While community health promotors have been part of the Kenyan healthcare system for decades, they were not institutionalised or formally recognised by the Ministry of Health. Starting in 2024, community health promotors now receive a small monthly stipend through a 50/50 cost sharing model between the government and other stakeholders including international health NGOs.


The government provides community health promotors with a health kit with items such as a glucometer for use during their door-to-door visits. Photo: Joyce Chimbi


Thus far, 100,000 community health promotors have been deployed to local communities across Kenya. They each use a digital recordkeeping system, explains Irene Onkoba, a community health promotor who serves 33 households in Kibra in Nairobi County, one of the largest informal settlements in the world.

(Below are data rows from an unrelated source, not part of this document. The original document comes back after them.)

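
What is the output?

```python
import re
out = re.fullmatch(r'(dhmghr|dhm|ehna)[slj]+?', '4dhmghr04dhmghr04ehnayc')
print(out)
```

For `fullmatch`, every character of the input must be accounted for by the pattern.
Here the pattern can't cover the whole string, so the call returns None.

None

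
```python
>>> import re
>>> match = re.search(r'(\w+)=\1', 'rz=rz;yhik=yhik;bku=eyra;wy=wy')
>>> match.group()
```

'rz=rz'

After group 1 captures some text, `\1` only succeeds where that same text appears again.
`re.search` scans for the first position where the pattern succeeds.
The match spans [0:5] → 'rz=rz'.
Captured: group 1 = 'rz'.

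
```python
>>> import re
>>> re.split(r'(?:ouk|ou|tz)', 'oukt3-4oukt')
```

['', 't3-4', 't']

`|` is ordered: at each position the engine commits to the first alternative that works.
Each match becomes a cut point; 3 segments remain.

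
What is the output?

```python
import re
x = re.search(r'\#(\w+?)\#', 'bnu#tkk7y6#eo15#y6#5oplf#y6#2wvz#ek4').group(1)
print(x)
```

tkk7y6

`search` walks the string left to right and returns the first match it finds.
The match spans [3:11] → '#tkk7y6#'.
Captured: group 1 = 'tkk7y6'.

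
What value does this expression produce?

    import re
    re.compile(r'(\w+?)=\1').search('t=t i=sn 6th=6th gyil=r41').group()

`\1` is not a pattern — it's the concrete string captured by group 1, re-applied verbatim.
The match spans [0:3] → 't=t'.

't=t'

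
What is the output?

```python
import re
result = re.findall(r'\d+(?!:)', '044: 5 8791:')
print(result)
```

['04', '5', '879']

A negative assertion filters positions out without eating any characters.
`findall` yields the raw match text (3 of them) because the pattern has no groups.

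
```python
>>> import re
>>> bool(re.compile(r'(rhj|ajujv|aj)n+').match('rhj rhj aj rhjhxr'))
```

False

`re.match` won't scan ahead — the pattern has to work from the very first character.
Here the string doesn't start with a match, so the call returns None, and `bool(None)` is False.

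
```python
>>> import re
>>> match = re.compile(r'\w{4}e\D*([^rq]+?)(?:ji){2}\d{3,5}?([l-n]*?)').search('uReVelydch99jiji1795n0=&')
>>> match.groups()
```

('99', '')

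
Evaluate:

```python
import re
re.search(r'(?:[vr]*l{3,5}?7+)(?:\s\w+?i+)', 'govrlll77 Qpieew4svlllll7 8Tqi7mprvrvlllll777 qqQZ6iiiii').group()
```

'vrlll77 Qpi'

The match spans [2:13] → 'vrlll77 Qpi'.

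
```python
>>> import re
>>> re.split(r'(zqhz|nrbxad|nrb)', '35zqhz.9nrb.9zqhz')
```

Matches to split on: at [2:6] → 'zqhz'; at [8:11] → 'nrb'; at [13:17] → 'zqhz'.
The group in the pattern means `split` returns the separators' captures alongside the pieces.

['35', 'zqhz', '.9', 'nrb', '.9', 'zqhz', '']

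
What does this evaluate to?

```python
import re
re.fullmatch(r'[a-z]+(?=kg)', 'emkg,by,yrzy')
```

Lookahead/lookbehind check context without consuming it, so the matched span excludes the asserted characters.
`fullmatch` succeeds only if the pattern covers the string from start to end.
Here the string isn't matched end-to-end, so the call returns None.

None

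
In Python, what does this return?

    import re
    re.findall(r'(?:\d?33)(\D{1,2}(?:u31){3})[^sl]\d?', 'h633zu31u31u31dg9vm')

The pattern matches optionally a digit, then the literal '33' (non-capturing group); then 1 to 2 of a non-digit, then the literal 'u31' repeated 3 times (captured); then any character except [sl], then optionally a digit.
Because there's exactly one group, `findall` drops the full match and keeps group 1 from the one hit.

['zu31u31u31']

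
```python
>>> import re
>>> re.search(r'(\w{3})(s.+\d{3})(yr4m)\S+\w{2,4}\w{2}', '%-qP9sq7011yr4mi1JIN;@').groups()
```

('qP9', 'sq7011', 'yr4m')

The match spans [2:20] → 'qP9sq7011yr4mi1JIN'.
Captured: group 1 = 'qP9', group 2 = 'sq7011', group 3 = 'yr4m'.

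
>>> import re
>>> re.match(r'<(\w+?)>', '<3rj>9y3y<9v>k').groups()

('3rj',)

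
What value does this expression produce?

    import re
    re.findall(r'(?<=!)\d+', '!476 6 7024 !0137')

['476', '0137']

The `(?=…)`/`(?<=…)` assertion just peeks at neighbouring text; it doesn't advance the match position.
Matches: at [1:4] → '476'; at [13:17] → '0137'.
With no groups in the pattern, `findall` gives back each whole match — 2 here.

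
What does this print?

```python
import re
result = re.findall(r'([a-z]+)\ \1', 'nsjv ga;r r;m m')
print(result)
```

['r', 'm']

After group 1 captures some text, `\1` only succeeds where that same text appears again.
With a single group, `findall` returns only what that group captured — 2 items.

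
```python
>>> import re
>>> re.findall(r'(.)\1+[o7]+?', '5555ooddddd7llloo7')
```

['5', 'd', 'l']

The backreference `\1` re-matches whatever the first group consumed, character for character.
Matches: at [0:5] match '5555o', group 1 = '5'; at [6:12] match 'ddddd7', group 1 = 'd'; at [12:16] match 'lllo', group 1 = 'l'.
Because there's exactly one group, `findall` drops the full match and keeps group 1 from each hit.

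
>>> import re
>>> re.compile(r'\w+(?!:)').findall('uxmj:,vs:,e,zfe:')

The negative lookaround is zero-width — it rules out positions where the adjacent text would match, without consuming anything.
Matches: at [0:3] → 'uxm'; at [6:7] → 'v'; at [10:11] → 'e'; at [12:14] → 'zf'.
`findall` yields the raw match text (4 of them) because the pattern has no groups.

['uxm', 'v', 'e', 'zf']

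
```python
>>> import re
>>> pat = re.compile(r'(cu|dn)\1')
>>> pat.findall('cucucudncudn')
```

After group 1 captures some text, `\1` only succeeds where that same text appears again.
Matches: at [0:4] match 'cucu', group 1 = 'cu'.
With a single group, `findall` returns only what that group captured — 1 item.

['cu']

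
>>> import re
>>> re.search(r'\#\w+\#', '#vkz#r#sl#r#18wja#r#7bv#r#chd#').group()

The match spans [0:5] → '#vkz#'.

'#vkz#'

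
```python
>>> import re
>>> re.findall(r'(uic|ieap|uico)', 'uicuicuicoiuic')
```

['uic', 'uic', 'uic', 'uic']

`|` is ordered: at each position the engine commits to the first alternative that works.
One capturing group, so `findall` returns just the captured substring from each match — 4 in all.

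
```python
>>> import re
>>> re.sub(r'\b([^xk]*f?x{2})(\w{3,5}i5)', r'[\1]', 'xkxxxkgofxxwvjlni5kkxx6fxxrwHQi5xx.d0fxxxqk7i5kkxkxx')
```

'xkxxxkgofxxwvjlni5kkxx6fxxrwHQi5xx[.d0fxx]kkxkxx'

The pattern matches a word boundary (`\b`, zero-width); then zero or more of any character except [xk], then optionally a literal 'f', then exactly 2 of the literal 'x' (captured); then 3 to 5 of a word character, then the literal 'i5' (captured).
Matches: at [34:46] → '.d0fxxxqk7i5'.
The replacement refers to a captured group, so each match is rewritten using its own captured text.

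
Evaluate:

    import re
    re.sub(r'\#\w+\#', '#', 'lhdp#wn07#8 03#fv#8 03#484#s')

'lhdp#8 03#8 03#s'

Every occurrence is swapped for '#'.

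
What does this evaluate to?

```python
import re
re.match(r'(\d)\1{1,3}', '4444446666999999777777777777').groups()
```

The backreference `\1` re-matches whatever the first group consumed, character for character.
`match` is anchored at position 0; if the pattern doesn't fit there, it returns None.
The match spans [0:4] → '4444'.
Captured: group 1 = '4'.

('4',)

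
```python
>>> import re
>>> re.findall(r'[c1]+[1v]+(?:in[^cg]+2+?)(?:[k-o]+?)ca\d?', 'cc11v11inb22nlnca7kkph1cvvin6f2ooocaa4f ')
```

['cc11v11inb22nlnca7', '1cvvin6f2oooca']

This matches one or more of one of [c1], then one or more of one of [1v]; then the literal 'in', then one or more of any character except [cg], then one or more of the literal '2' (lazy) (non-capturing group); then one or more of a character in [k-o] (lazy) (non-capturing group); then the literal 'ca', then optionally a digit.
Since nothing is captured, `findall` lists the 2 matched substrings directly.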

“During daily door-to-door visits, we enter data as we receive it from the households into an app installed on phones provided by the government,” she says. “Before, we would use pen and paper for recordkeeping and submit a written report. Writing a report from 33 households visited daily was difficult. The digital system is easy and the data is highly accurate.

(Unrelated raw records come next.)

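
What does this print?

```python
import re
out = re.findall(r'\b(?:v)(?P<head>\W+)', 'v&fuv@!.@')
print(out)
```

['&']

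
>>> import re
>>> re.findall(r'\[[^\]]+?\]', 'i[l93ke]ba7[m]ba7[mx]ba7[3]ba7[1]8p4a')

Since nothing is captured, `findall` lists the 5 matched substrings directly.

['[l93ke]', '[m]', '[mx]', '[3]', '[1]']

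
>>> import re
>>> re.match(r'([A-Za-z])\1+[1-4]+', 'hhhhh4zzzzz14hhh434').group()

`\1` has to match the exact text group 1 already captured.
`re.match` won't scan ahead — the pattern has to work from the very first character.
The match spans [0:6] → 'hhhhh4'.
Captured: group 1 = 'h'.

'hhhhh4'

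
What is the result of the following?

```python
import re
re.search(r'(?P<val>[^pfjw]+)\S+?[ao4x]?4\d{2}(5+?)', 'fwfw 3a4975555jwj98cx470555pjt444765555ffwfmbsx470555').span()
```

(4, 25)

A `+?`/`*?`/`{m,n}?` starts at its minimum and grows only as far as needed for what follows to match.
The match spans [4:25] → ' 3a4975555jwj98cx4705'.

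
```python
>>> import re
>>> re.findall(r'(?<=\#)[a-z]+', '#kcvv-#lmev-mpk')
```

Because the assertion is zero-width, the text it checks is not consumed and won't appear in the result.
No capturing groups, so `findall` returns the 2 full match strings.

['kcvv', 'lmev']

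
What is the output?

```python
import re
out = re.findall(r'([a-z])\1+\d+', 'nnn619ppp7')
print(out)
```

['n', 'p']

A backreference is literal: `\1` must see the identical characters the first group matched.
Scanning left to right: at [0:6] match 'nnn619', group 1 = 'n'; at [6:10] match 'ppp7', group 1 = 'p'.
`findall` collects group 1 from each match (2 total).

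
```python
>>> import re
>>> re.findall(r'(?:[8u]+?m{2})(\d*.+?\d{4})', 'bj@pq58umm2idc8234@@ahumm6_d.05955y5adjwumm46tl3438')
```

A `+?`/`*?`/`{m,n}?` starts at its minimum and grows only as far as needed for what follows to match.
With a single group, `findall` returns only what that group captured — 3 items.

['2idc8234', '6_d.0595', '46tl3438']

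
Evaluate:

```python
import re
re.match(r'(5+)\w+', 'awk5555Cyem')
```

None

The pattern matches one or more of a literal '5' (captured); then one or more of a word character.
`re.match` only tries the pattern at the start of the string.
Here the string doesn't start with a match, so the call returns None.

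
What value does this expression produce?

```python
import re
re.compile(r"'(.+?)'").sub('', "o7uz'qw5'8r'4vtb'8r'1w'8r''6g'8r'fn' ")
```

'o7uz8r8r8r8r '

The `?` after the quantifier makes it lazy — it takes as little as possible before letting the rest of the pattern try.
`sub` substitutes '' at each match site.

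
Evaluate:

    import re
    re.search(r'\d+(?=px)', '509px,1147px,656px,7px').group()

'509'

The lookaround is zero-width — it requires the adjacent text to match without consuming it, so the asserted text isn't part of the match.
The match spans [0:3] → '509'.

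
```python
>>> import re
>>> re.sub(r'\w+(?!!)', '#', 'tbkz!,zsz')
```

`(?!…)`/`(?<!…)` only lets a position through if the neighbouring text does NOT match; no characters are consumed.
Every occurrence is swapped for '#'.

'#z!,#'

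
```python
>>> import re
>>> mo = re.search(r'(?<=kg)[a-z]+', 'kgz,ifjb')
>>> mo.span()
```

(2, 3)

Because the assertion is zero-width, the text it checks is not consumed and won't appear in the result.
Unlike `match`, `search` isn't anchored — it looks for the pattern anywhere in the string.
The match spans [2:3] → 'z'.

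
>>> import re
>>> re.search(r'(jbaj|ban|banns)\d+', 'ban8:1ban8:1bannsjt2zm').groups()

The match spans [0:4] → 'ban8'.
Captured: group 1 = 'ban'.

('ban',)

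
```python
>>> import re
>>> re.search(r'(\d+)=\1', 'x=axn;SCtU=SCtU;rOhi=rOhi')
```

A backreference is literal: `\1` must see the identical characters the first group matched.
`re.search` scans for the first position where the pattern succeeds.
Here the pattern never matches, so the call returns None.

None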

“At the Ministry of Health level, they can monitor the data even as we are entering it and detect disease outbreaks, as was the case with cholera and polio, and activate an immediate response. We are the link between the community and health facilities.”

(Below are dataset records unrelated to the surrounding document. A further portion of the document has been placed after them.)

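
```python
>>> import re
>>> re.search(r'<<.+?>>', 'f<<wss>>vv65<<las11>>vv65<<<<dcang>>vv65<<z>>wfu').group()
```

'<<wss>>'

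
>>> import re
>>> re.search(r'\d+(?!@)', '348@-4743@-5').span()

(0, 2)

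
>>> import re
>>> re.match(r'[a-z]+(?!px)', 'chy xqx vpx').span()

(0, 3)

`re.match` only tries the pattern at the start of the string.
The match spans [0:3] → 'chy'.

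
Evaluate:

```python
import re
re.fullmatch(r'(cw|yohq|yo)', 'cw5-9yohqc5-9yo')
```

None

`re.fullmatch` is like wrapping the pattern in `^…$` (in single-line mode).
Here there's no way to consume every character, so the call returns None.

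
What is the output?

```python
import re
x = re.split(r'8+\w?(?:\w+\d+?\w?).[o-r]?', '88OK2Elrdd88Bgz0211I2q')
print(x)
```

['', '']

The pattern matches one or more of the literal '8', then optionally a word character; then one or more of a word character, then one or more of a digit (lazy), then optionally a word character (non-capturing group); then any character, then optionally a character in [o-r].
Matches to split on: at [0:22] → '88OK2Elrdd88Bgz0211I2q'.
`split` removes every match and returns the 2 fragments in between.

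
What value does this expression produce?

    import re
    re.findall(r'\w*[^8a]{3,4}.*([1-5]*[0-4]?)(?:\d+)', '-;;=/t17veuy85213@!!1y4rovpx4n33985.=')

['']

Pattern: zero or more of a word character, then 3 to 4 of any character except [8a], then zero or more of any character; then zero or more of a character in [1-5], then optionally a character in [0-4] (captured); then one or more of a digit (non-capturing group).
Walking the string: at [0:35] match '-;;=/t17veuy85213@!!1y4rovpx4n33985', group 1 = ''.
With a single group, `findall` returns only what that group captured — 1 item.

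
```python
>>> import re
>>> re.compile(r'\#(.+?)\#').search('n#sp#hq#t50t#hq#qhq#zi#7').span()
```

(1, 5)

A `+?`/`*?`/`{m,n}?` starts at its minimum and grows only as far as needed for what follows to match.
`re.search` tries every starting position until one works.
The match spans [1:5] → '#sp#'.
Captured: group 1 = 'sp'.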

Community health promoters embedded in primary healthcare

 

At the heart of the PCN model is preventive rather than curative health. Community health promotors also carry medical tools such as a weighing scale (to monitor baby growth), glucometer, thermometer, cord clamps or a nipper—to tie the umbilical cord to stop blood flow from a placenta to a fetus during an emergency delivery outside a health facility—a torch, and tea thermos for refreshments.

 

“Before we were integrated into the Ministry of Health, we used to only carry a pen and a paper during our door-to-door health visits. Today, we have been trained to provide basic medical services such as growth monitoring. We can now tell when a child is not hitting their milestones as expected or when they have malnutrition and quickly link them up with a health facility,” Onkoba says.

 

Musyoki says community health promotors are critical as they conduct door-to-door visits and serve small villages in rural areas. “Hygiene is critical to reducing disease burden,” he says. “Community health promotors educate communities about household nutrition and environmental hygiene. In our community, we are noticing a reduction in diarrhoea and vomiting among children under five. Diarrhoea is a leading cause of child mortality in Kenya.

 

“They also help us in uptake of immunisation by encouraging mothers to adhere to the national schedule and shun wakunga [untrained and unsupervised traditional birth attendants] in favour of health facility deliveries.”

 

A robust primary healthcare system is essential to realising UHC, as WHO estimates show that through a primary healthcare approach, 90% of essential interventions for UHC can be delivered. Ndungu says the government and other stakeholders are working to roll out the PCN model across the country so that each person in Kenya will be linked to a PCN in line with the PHC Strategic Framework (2019-2024).


Ultimately, Ndungu believes that “the success of the PCN model will be dependent on sustainability strategies by Kenya’s two levels of government—national and county—together with other stakeholders and Kenyans at large.”